Um monstro de carinha suave

Com frequência mostro (ou tento mostrar) que este ou outro pedaço da matemática é simples e fácil. Mesmo os que confiam em mim devem passar pelos momentos de dúvida se estou contando toda a verdade. Bem, não estou. Há coisas nem simples nem fáceis – e não é o lugar adequado para evocar estes fantasmas; é há fenômenos que vão bem com outras combinações destas palavras. Eis o exemplo de uma coisa simples e nada fácil. O problema é que a simplicidade termina na hora de formular a questão; resolvê-la é totalmente outro mundo.

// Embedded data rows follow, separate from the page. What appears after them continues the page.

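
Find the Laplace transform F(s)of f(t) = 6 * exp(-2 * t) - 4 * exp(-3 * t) 6/(s + 2) - 4/(s + 3)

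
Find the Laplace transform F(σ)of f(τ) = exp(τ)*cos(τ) (σ - 1)/((σ - 1)^2+1)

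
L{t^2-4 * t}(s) 2/s^3-4/s^2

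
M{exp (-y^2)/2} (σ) gamma (σ/2)/4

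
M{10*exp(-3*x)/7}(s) 10*gamma(s)/(7*3^s)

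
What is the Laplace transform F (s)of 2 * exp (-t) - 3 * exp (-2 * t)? 2/ (s+1) - 3/ (s+2)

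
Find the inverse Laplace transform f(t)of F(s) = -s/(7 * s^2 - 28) -cosh(2 * t)/7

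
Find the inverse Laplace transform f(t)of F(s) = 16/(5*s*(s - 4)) 8*exp(2*t)*sinh(2*t)/5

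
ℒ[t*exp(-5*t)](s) (s + 5)^(-2)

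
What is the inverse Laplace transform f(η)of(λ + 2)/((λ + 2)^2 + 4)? exp(-2*η)*cos(2*η)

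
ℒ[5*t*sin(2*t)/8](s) 5*s/(2*(s^2+4)^2)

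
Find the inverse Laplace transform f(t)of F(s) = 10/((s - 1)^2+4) 5 * exp(t) * sin(2 * t)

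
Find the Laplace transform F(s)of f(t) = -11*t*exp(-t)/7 -11/(7*(s+1)^2)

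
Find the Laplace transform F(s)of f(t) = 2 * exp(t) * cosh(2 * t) 2 * (s - 1)/((s - 1)^2 - 4)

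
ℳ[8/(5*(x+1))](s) 8*pi*csc(pi*s)/5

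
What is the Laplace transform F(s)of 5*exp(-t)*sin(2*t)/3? 10/(3*((s+1)^2+4))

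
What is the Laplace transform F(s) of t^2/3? 2/(3*s^3) 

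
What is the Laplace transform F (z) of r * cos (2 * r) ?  (z^2 - 4) / (z^2 + 4) ^2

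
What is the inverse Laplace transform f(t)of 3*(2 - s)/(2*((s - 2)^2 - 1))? -3*exp(2*t)*cosh(t)/2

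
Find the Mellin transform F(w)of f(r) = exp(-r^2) gamma(w/2)/2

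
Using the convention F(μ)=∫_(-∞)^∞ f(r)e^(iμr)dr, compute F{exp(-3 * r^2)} sqrt(3) * sqrt(pi) * exp(-μ^2/12)/3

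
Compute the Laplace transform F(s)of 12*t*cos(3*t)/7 12*(s^2 - 9)/(7*(s^2 + 9)^2)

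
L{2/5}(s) 2/(5*s)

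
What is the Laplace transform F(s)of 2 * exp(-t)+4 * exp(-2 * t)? 4/(s+2)+2/(s+1)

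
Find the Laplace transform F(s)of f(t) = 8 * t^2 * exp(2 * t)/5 16/(5 * (s - 2)^3)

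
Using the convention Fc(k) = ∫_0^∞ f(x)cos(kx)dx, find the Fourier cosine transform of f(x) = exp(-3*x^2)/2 sqrt(3)*sqrt(pi)*exp(-k^2/12)/12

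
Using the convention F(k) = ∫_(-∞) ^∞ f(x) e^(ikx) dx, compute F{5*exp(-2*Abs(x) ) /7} 20/(7*(k^2 + 4) ) 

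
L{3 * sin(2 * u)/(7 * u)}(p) 3 * atan(2/p)/7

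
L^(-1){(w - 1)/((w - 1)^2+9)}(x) exp(x)*cos(3*x)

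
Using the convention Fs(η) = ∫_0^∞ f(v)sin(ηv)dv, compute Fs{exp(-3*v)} η/(η^2+9)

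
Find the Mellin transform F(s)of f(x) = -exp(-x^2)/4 -gamma(s/2)/8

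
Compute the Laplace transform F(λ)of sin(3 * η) 3/(λ^2 + 9)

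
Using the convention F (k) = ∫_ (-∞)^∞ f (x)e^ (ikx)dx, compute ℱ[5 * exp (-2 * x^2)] 5 * sqrt (2) * sqrt (pi) * exp (-k^2/8)/2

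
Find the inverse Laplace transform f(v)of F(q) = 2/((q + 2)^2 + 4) exp(-2 * v) * sin(2 * v)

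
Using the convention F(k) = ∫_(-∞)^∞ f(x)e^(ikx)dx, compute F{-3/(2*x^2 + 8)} -3*pi*exp(-2*Abs(k))/4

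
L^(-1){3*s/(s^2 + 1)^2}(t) 3*t*sin(t)/2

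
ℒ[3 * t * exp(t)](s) 3/(s - 1)^2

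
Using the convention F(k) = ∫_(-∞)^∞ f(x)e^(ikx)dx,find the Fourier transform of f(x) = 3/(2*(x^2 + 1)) 3*pi*exp(-Abs(k))/2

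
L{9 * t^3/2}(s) 27/s^4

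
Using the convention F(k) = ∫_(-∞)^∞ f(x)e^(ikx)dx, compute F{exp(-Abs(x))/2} 1/(k^2 + 1)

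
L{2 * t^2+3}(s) 4/s^3+3/s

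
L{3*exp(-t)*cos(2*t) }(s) 3*(s + 1) /((s + 1) ^2 + 4) 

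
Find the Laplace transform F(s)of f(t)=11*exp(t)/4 11/(4*(s - 1))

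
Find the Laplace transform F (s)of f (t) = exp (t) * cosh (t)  (s - 1)/ (s * (s - 2))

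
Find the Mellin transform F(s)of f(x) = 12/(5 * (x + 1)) 12 * pi * csc(pi * s)/5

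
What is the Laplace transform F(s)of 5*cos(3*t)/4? 5*s/(4*(s^2 + 9))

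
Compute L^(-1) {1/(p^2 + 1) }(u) sin(u) 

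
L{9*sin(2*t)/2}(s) 9/(s^2 + 4)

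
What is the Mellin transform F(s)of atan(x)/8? -pi*sec(pi*s/2)/(16*s)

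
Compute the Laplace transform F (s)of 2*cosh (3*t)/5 2*s/ (5*(s^2 - 9))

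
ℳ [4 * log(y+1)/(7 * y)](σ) -4 * pi * csc(pi * σ)/(7 * σ - 7)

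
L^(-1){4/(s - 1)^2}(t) 4*t*exp(t)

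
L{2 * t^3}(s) 12/s^4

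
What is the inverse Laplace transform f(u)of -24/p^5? -u^4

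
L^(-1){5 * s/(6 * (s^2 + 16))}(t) 5 * cos(4 * t)/6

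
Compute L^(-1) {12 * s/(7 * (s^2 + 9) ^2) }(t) 2 * t * sin(3 * t) /7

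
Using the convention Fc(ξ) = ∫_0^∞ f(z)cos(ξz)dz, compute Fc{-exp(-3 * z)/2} -3/(2 * ξ^2 + 18)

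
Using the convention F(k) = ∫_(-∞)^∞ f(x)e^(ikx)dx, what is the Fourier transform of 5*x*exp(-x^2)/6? 5*I*sqrt(pi)*k*exp(-k^2/4)/12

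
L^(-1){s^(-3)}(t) t^2/2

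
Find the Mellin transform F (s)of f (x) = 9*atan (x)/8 -9*pi*sec (pi*s/2)/ (16*s)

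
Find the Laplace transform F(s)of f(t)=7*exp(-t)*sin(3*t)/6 7/(2*((s + 1)^2 + 9))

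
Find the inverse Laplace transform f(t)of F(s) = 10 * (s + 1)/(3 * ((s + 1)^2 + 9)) 10 * exp(-t) * cos(3 * t)/3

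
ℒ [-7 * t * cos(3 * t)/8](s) 7 * (9 - s^2)/(8 * (s^2 + 9)^2)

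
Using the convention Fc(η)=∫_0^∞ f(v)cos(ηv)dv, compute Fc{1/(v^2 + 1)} pi*exp(-η)/2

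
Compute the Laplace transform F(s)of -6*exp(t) -6/(s - 1)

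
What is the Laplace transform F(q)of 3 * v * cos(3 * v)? 3 * (q^2 - 9)/(q^2 + 9)^2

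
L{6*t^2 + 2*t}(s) 12/s^3 + 2/s^2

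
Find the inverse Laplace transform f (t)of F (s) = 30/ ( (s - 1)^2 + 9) 10*exp (t)*sin (3*t)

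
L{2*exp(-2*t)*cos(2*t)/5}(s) 2*(s + 2)/(5*((s + 2)^2 + 4))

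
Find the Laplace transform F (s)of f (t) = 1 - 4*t 1/s - 4/s^2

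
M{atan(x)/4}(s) -pi*sec(pi*s/2)/(8*s)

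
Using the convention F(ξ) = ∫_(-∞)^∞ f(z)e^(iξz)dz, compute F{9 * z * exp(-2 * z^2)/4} 9 * sqrt(2) * I * sqrt(pi) * ξ * exp(-ξ^2/8)/32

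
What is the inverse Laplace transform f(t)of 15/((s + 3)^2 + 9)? 5 * exp(-3 * t) * sin(3 * t)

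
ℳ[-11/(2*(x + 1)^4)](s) 11*pi*(s - 3)*(s - 2)*(s - 1)/(12*sin(pi*s))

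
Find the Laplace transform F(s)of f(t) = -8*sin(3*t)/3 -8/(s^2 + 9)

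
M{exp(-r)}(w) gamma(w)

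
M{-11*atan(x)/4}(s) 11*pi*sec(pi*s/2)/(8*s)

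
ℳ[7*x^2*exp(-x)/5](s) 7*gamma(s + 2)/5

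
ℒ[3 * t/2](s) 3/(2 * s^2)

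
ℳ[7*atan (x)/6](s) -7*pi*sec (pi*s/2)/ (12*s)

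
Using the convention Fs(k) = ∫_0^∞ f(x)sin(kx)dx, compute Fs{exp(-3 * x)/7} k/(7 * (k^2 + 9))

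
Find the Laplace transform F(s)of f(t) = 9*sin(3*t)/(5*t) 9*atan(3/s)/5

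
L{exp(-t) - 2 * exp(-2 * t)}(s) 1/(s + 1) - 2/(s + 2)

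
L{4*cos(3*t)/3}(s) 4*s/(3*(s^2+9))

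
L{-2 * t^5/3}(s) -80/s^6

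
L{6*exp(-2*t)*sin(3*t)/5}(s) 18/(5*((s + 2)^2 + 9))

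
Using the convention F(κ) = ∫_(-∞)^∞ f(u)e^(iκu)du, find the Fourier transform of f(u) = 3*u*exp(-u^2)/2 3*I*sqrt(pi)*κ*exp(-κ^2/4)/4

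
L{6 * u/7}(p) 6/(7 * p^2) 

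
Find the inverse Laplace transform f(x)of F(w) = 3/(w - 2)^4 x^3 * exp(2 * x)/2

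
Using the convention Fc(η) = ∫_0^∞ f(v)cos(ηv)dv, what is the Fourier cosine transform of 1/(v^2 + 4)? pi*exp(-2*η)/4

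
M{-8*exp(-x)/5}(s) -8*gamma(s)/5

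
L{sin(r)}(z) 1/(z^2 + 1)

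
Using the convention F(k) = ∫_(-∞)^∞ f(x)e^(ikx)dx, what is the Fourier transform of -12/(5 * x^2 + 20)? -6 * pi * exp(-2 * Abs(k))/5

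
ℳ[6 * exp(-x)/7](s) 6 * gamma(s)/7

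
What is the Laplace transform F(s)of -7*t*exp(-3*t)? -7/(s+3)^2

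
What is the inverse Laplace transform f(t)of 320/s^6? 8*t^5/3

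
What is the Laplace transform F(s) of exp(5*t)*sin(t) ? 1/((s - 5) ^2 + 1) 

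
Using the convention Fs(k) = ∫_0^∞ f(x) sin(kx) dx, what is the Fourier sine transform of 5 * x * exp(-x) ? 10 * k/(k^2 + 1) ^2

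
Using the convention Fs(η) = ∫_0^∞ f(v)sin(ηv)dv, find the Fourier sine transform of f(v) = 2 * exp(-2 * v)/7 2 * η/(7 * (η^2+4))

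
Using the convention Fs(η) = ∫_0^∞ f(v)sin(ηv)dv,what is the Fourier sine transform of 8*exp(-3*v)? 8*η/(η^2 + 9)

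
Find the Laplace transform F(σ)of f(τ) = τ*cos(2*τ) (σ^2-4)/(σ^2 + 4)^2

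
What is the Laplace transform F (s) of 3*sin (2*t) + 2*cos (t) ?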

Não quero criar aqui um susto por meios mecânicos, algo como uma trilha sonora que começa com estudo de Debussy e termina com final da sinfonia de Mahler. Gostaria de assustar discretamente, quase de modo imperceptível. Portanto deve ser uma questão que pode ser expressa em português simples mas tem um histórico de derrubar os pesquisadores. Não, não é a estória do último teorema de Fermat. Penso em algo bem mais antigo.

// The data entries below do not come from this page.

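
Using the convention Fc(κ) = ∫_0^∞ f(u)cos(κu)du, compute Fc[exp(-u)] 1/(κ^2 + 1)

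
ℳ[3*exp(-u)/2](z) 3*gamma(z)/2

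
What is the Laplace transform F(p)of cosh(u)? p/(p^2 - 1)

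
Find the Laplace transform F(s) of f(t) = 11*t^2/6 11/(3*s^3) 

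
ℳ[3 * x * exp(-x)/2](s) 3 * gamma(s + 1)/2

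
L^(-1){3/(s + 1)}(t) 3*exp(-t)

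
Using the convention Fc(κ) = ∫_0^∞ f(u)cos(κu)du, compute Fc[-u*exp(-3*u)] (κ^2 - 9)/(κ^2 + 9)^2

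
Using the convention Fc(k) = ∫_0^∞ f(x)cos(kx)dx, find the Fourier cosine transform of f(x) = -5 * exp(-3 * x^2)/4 -5 * sqrt(3) * sqrt(pi) * exp(-k^2/12)/24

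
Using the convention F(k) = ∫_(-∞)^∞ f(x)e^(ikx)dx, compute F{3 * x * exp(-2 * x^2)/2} 3 * sqrt(2) * I * sqrt(pi) * k * exp(-k^2/8)/16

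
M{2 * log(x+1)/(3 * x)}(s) -2 * pi * csc(pi * s)/(3 * s - 3)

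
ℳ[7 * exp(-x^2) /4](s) 7 * gamma(s/2) /8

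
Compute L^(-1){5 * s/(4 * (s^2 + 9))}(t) 5 * cos(3 * t)/4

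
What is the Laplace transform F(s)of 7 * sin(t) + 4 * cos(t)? 7/(s^2 + 1) + 4 * s/(s^2 + 1)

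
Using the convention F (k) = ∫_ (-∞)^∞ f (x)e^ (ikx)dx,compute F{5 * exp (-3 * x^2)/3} 5 * sqrt (3) * sqrt (pi) * exp (-k^2/12)/9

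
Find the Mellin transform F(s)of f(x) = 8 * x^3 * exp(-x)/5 8 * gamma(s + 3)/5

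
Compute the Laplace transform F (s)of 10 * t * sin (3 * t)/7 60 * s/ (7 * (s^2 + 9)^2)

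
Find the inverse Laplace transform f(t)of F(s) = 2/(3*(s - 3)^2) 2*t*exp(3*t)/3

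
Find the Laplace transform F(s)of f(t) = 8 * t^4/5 192/(5 * s^5)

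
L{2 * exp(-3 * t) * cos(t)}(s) 2 * (s + 3)/((s + 3)^2 + 1)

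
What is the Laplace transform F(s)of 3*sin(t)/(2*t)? 3*atan(1/s)/2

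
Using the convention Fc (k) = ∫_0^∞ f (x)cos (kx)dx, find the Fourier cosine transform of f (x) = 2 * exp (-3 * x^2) sqrt (3) * sqrt (pi) * exp (-k^2/12)/3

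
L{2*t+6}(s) 6/s+2/s^2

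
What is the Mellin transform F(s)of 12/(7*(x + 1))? 12*pi*csc(pi*s)/7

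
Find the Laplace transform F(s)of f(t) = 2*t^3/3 4/s^4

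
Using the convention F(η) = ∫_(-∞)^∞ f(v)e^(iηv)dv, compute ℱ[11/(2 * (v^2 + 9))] 11 * pi * exp(-3 * Abs(η))/6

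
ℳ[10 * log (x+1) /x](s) -10 * pi * csc (pi * s) / (s - 1) 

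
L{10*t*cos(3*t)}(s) 10*(s^2 - 9)/(s^2+9)^2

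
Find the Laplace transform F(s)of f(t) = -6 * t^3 -36/s^4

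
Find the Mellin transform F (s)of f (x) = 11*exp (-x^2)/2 11*gamma (s/2)/4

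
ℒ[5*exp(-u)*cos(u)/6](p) 5*(p + 1)/(6*((p + 1)^2 + 1))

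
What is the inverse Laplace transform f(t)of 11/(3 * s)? 11/3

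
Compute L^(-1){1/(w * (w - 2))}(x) exp(x) * sinh(x)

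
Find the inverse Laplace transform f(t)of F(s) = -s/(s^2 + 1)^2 -t*sin(t)/2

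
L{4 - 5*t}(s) 4/s - 5/s^2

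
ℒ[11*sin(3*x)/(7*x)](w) 11*atan(3/w)/7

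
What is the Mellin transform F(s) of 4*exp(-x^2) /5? 2*gamma(s/2) /5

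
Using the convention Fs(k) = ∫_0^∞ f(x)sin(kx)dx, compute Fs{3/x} 3*pi/2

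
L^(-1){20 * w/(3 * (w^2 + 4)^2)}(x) 5 * x * sin(2 * x)/3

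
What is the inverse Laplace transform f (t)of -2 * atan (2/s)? -2 * sin (2 * t)/t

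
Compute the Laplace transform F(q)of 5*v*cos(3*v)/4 5*(q^2 - 9)/(4*(q^2 + 9)^2)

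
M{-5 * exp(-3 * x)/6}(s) -5 * gamma(s)/(6 * 3^s)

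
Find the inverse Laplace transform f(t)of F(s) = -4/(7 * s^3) -2 * t^2/7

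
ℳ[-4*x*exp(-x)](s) -4*gamma(s+1)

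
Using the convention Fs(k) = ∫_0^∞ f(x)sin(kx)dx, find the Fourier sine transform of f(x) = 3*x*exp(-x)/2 3*k/(k^2 + 1)^2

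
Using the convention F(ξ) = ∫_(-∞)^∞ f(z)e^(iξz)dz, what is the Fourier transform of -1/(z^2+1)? -pi * exp(-Abs(ξ))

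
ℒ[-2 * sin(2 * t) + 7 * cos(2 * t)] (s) 7 * s/(s^2 + 4) - 4/(s^2 + 4)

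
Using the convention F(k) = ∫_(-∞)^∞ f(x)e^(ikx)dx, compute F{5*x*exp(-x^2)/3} 5*I*sqrt(pi)*k*exp(-k^2/4)/6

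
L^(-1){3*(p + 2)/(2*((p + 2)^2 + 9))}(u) 3*exp(-2*u)*cos(3*u)/2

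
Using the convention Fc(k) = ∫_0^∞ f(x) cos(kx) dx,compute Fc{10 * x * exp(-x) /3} 10 * (1 - k^2) /(3 * (k^2 + 1) ^2) 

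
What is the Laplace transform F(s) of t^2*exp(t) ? 2/(s - 1) ^3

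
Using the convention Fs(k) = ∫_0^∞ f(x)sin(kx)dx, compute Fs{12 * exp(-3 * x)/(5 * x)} 12 * atan(k/3)/5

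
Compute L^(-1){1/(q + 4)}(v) exp(-4*v)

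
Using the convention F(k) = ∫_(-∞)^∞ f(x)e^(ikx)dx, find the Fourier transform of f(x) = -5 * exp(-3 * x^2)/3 -5 * sqrt(3) * sqrt(pi) * exp(-k^2/12)/9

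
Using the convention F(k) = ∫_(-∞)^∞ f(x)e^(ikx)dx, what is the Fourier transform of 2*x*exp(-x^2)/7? I*sqrt(pi)*k*exp(-k^2/4)/7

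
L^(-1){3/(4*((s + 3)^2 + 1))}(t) 3*exp(-3*t)*sin(t)/4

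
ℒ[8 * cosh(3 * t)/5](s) 8 * s/(5 * (s^2-9))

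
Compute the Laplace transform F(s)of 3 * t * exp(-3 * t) 3/(s + 3)^2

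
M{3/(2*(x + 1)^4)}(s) gamma(s)*gamma(4 - s)/4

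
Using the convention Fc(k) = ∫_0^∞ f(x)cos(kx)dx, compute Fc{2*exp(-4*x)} 8/(k^2 + 16)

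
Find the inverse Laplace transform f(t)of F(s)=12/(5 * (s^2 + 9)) 4 * sin(3 * t)/5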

Aviso aos navegantes: não tente atacar este monstro com armas caseiras. Muitos tentaram e perderam tempo.

Bem, abro o segundo volume do livro History of the Theory of Numbers de L. E. Dickson. Na pag. 459, no início do capítulo XVI ele escreve:

Em um manuscrito árabe do século dez Mohammed Ben Alhocain afirmou que o objetivo principal da teoria de triângulos retângulos racionais é achar um quadrado que tanto aumentado quanto diminuido por um certo número k torna-se um quadrado.

Posso anotar isso com símbolos introduzidos na escola de primeiro grau: tomo um intervalo de comprimento x, o quadrado com este lado mede , acrescento e subtraio k e quero que ambos os números, x²+k e x²–k, sejam quadrados. À primeira vista não é claro que tais números racionais x,k existem. Mas a Fadinha está sussurrando: pegue 5 e 24. De fato, 5²+24 é um quadrado e 5²–24 é um outro quadrado. Pelo menos um exemplo existe. Mas como achar outros? E como saber se conhece-se já todos eles?

Algum trabalho de reformulação leva a gente a uma apresentação diferente do problema, mais popular hoje em dia:

Tenho um número natural k. Quero achar um triângulo retângulo com todos os lados de comprimentos racionais, tal que a sua área é k.

A simplicidade da formulação impressiona – mas pode chocar o nível de dificuldades quando busca-se uma solução geral.

Algum progresso apareceu bem recentemente, há 25 anos quando Jerrold Tunnell provou um teorema conhecido pelo nome dele – o teorema permite conferir alguns casos concretos mas não resolve a questão geral. Então sabemos hoje que por exemplo números k “bons” (chamados na literatura de congruentes) são 5, 6 e 7 – mas 1, 2, 3 e 4 não são congruentes. O caso de k=3 é fácil mas para k=1 (que é o mesmo problema de k=4, pois podemos dobrar a escala do triângulo e a área 1 tornar-se-a área 4) é muito, muito mais difícil.

Quer dizer: não há democracia entre os números e entre os problemas matemáticos. Uma formulação com aparência inocente pode levar a uma mina profunda de problemas matemáticos. De fato, o exercício em questão é a mais rápida (que eu conheço) entrada à teoria de curvas elípticas. O tópico poderia ser estudado nos cursos universitários no nível de graduação – mas em geral não é. Portanto, não se pode dizer que é um assunto elementar.

Na versão original desta nota (no meu blog em polonês) uma leitora, por sinal, filósofa, não engenheira, perguntou (uma pergunta eterna que procura enterrar as pesquisas matemáticas) “para que isso serve?” Bem, não servia durante os séculos mas, recentemente, tudo que tem conexões com criptografia (e portanto com a segurança da transmissão eletrônica de dados) é considerado um assunto que serve... Porém, a verdadeira defesa do problema soa de outro jeito: muitas vezes ”servir, ser útil” não é um verbo ligado com uma solução encontrada mas com uma busca de soluções. Sucessos científicos surgem quando os pesquisadores percorrem os caminhos mais inesperados; embora a expressão navigare necesse est descrevia um outro problema, também aqui ela é oportuna.